C’est à dire : Concrètement, qu’est-ce qu’un contrat territorial de développement culturel ?
Karine Romand
: C’est un contrat signé pour trois ans entre la communauté de communes et la D.R.A.C. (Direction régionale des affaires culturelles). La Ville de Morteau vient de terminer son C.L.E.A., contrat local d’éducation artistique. La D.R.A.C. connaît nos ambitions culturelles et notre capacité à mettre en place des projets. Nous avons un service culturel pour suivre le dossier, des lieux de diffusion, comme le théâtre, l’Escale, le cinéma. Donc la D.R.A.C. nous propose ce C.T.D.C., avec un financement bipartite : chacun de leur côté, la D.R.A.C. et la com’com investissent 15 000 euros par an (N.D.L.R., soit 30 000 euros annuellement).

Karine Romand, élue à la culture à la C.C.V.M., et Marylène Rognon, élue en charge du patrimoine, chapeautent le contrat territorial de développement culturel.

Càd : La photographie, les graffitis, les arts de la rue, les arts urbains, les fictions radiophoniques et arts associés sont particulièrement visés. Comment le contrat va-t-il se déployer ?
K.R.
: Nous avons retenu une thématique sur le patrimoine. Le projet s’appelle Empreinte(s) et vise à mettre en valeur les traces du passé, du présent et du futur.

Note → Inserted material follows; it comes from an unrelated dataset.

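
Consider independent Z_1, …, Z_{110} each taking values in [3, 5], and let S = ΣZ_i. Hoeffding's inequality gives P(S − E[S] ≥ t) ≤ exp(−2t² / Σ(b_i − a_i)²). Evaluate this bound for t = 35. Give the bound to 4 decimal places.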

Un appel à manifestation d’intérêt a été réalisé. Une quinzaine de compagnies de toute la France y ont répondu. Nous allons analyser les projets en septembre. Nous avons ciblé cette thématique pour la première année. Est-ce qu'on la filera pour les 3 ans ? À nous de le décider. Avec le C.T.D.C., il faut changer de paradigme. Nous avons l’habitude de faire de la diffusion. Ici, la diffusion n’est pas le but mais les actions culturelles qui doivent obligatoirement associer les habitants, les associations, les particuliers, etc. Et ça, c’est nouveau pour nous. Le C.T.D.C. compte aussi un volet éducation artistique et culturelle (E.A.C.) pour un public senior. Nous explorons le volet patrimonial car nous souhaitons un thème qui parle à toutes les générations. Pour les seniors, nous allons travailler avec les associations comme le club du 3ème âge mais aussi l’E.H.P.A.D. L’E.A.C. se déploiera plutôt sur les autres villes de la com’com que Morteau.

Càd : Quelle est l’ambition de la com’com via ce C.T.D.C. ?
K.R.
: Le but est de structurer un territoire grâce à la culture. Ce contrat s’adresse à toutes les communes de la C.C.V.M. Je trouve que c’est une belle continuité de l’été O’Val. C’est une action qui crée une force de cohésion pour que les gens naviguent d’une commune à l’autre. À l’image aussi des Chronos du Val. C’est le début de vraies actions communautaires. Il faut qu’on profite de ce resserrement géographique pour mieux nous connaître. La labellisation E.A.C. de la Ville de Morteau, la saison culturelle, ce contrat territorial, le contrat territoire-lecture, tout est lié. Il y a une vraie politique culturelle globale sur le territoire avec la Ville et la com’com.